My example where upscaling has provided better IQ goes as follows.

Game AAA releases, it has a rendering pipeline dependent on TAA to not break visual effects, so you cannot outright disable TAA (or another temporally underpinned AA solution) at all in the game options, the developer made sure of this so their game doesn't look visually broken. The standard TAA that comes in the game has a very blurry resolve and it's own temporal artefacts like smearing and ghosting. The game has also implemented DLSS, and because the standard TAA is that bad, and the AA algorithm in DLSS is that good, DLSS Quality mode provides superior image quality, higher detail retention, image stability etc. Article covering some examples here.

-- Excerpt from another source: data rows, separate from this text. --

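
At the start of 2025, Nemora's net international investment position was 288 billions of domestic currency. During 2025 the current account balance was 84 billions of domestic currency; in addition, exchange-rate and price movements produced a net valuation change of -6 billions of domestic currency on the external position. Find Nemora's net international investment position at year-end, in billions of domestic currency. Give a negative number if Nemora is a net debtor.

Change in NIIP = current account + net valuation change = 84 + (-6) = 78
End-of-year NIIP = 288 + 78 = 366

366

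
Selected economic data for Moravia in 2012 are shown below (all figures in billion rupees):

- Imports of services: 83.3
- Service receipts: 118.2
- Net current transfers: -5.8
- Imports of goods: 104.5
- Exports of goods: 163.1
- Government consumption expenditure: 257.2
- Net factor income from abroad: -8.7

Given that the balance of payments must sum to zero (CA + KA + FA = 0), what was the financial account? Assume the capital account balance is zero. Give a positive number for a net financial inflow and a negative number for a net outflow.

Goods balance = 163.1 - 104.5 = 58.6
Services balance = 118.2 - 83.3 = 34.9
Trade balance (goods + services) = 58.6 + 34.9 = 93.5
Net primary income = -8.7
Net secondary income = -5.8
Current account = 93.5 + (-8.7) + (-5.8) = 79.0
Financial account = -(79.0) = -79.0

-79.0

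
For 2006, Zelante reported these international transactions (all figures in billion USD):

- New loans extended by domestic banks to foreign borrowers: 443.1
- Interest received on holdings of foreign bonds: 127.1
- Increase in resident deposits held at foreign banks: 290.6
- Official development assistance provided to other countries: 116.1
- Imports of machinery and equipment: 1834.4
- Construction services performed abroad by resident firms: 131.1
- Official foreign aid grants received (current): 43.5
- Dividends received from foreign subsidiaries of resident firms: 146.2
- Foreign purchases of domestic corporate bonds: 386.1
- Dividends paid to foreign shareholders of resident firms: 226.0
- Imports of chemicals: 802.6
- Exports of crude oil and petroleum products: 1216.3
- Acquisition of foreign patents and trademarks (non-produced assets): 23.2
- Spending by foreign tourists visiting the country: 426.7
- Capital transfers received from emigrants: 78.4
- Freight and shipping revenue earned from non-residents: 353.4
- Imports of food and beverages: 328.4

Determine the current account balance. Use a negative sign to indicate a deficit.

-863.2

Goods: -802.6 + 1216.3 - 328.4 - 1834.4 = -1749.1
Services: 131.1 + 353.4 + 426.7 = 911.2
Primary income: 146.2 + 127.1 - 226.0 = 47.3
Secondary income: 43.5 - 116.1 = -72.6
Current account = (-1749.1) + 911.2 + 47.3 + (-72.6) = -863.2
(Excluded from the current account — financial account: new loans extended by domestic banks to foreign borrowers 443.1, increase in resident deposits held at foreign banks 290.6, foreign purchases of domestic corporate bonds 386.1; capital account: acquisition of foreign patents and trademarks (non-produced assets) 23.2, capital transfers received from emigrants 78.4.)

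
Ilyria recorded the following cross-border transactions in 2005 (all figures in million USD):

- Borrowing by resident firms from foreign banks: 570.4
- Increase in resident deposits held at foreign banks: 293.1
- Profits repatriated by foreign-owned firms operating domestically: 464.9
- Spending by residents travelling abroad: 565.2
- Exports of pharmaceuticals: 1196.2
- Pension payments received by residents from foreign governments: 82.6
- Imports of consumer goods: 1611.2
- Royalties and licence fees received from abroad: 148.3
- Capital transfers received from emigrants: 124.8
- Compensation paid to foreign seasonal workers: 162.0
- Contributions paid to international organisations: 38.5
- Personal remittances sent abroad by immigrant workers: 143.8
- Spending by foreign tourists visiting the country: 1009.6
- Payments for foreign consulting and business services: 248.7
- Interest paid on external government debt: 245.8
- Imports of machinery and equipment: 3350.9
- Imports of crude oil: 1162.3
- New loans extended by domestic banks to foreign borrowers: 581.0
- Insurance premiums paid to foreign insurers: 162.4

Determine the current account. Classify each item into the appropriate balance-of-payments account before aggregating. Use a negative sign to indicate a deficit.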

However, it is true that DLSS can produce a better than native image, it just depends on the game. At 4K using the Quality mode, for example, we'd say that around 40% of the time DLSS was indeed producing a better than native image. Often this comes down to the native image, on a handful of occasions native rendering wasn't great, likely due to a poor TAA implementation. But on other occasions the native image looks pretty good, it's just that DLSS looks better or has an advantage at times.
Again this is very unlikely to happen now, as we can use these AA algorithms like FSR native AA/XeSS native AA/DLAA, giving undeniably better results than starting from a lower base resolution, more data so duh, but that above scenario certainly played out in multiple games, because of straight garbage TAA so bad it fumbles, even with craploads more pixels to work with.

Image quality on a given game, on a given monitor/panel is on a spectrum of subnative-through-massively-supersampled, and so because better than native is categorically possible, it's objective to say that it isn't inherently limited to one singular way to achieve that.